Women: Can you watch A Clockwork Orange?

I saw it while alone (it was shown on TV) in the late 70’s. I was in my teens.

At the time, I didn’t get the subtle points of the film. I assumed that the message was that it’s better to be “a real you” than a brainwashed sheeple person, even if your true self is an anti-social misfit. (The late 60’s & early 70’s movies seemed to have a lot of anti-authority or anti-conformity messages.)

I wasn’t disturbed by the violence. (Maybe I was too young to fully appreciate it.
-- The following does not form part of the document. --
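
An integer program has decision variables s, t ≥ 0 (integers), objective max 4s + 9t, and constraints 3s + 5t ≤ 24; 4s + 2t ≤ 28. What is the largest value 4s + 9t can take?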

A war movie seemed like a grand tale of adventure back then, too.)

But I didn’t understand why the movie seemed to be trying so hard to get me to like some punk who was such a dick to everyone around him.

I had a minor eye surgery this past summer and had to be subjected to the clippy things. :eek:

Yes, it was every bit as horrible and uncomfortable as I’d imagined. I wouldn’t let the doctor and her nurse talk about the procedure. They could talk to me, but not about what they were doing. I was too freaked out to find the words to explain it was all related back to A Clockwork Orange.

I’ve seen the film a couple times and read the book a couple times, finding the glossary in the back ever so helpful for making the movie make sense. While all the violence makes me a bit uncomfortable, that’s one of the few rape scenes that I find so over-the-top and ridiculous, it’s actually kind of funny to me. Not the rape scene so much as Alex beating someone to death with a big phallus sculpture. As if Kubrick was literally beating the viewer over the head with his over-the-top symbolism. I found Alex and his droogs caricatures – so twisted, so violent, so nihilist, that I couldn’t take it seriously as a statement about violence. I think Kubrick pushed the violence in that movie straight over the cliff into Road Runner and Wile E. Coyote territory.

Or like Catch 22 without that airplane scene, which is exactly how it was aired on US network TV a while back.

I haven’t seen it in a long time but I don’t recall being disturbed by it.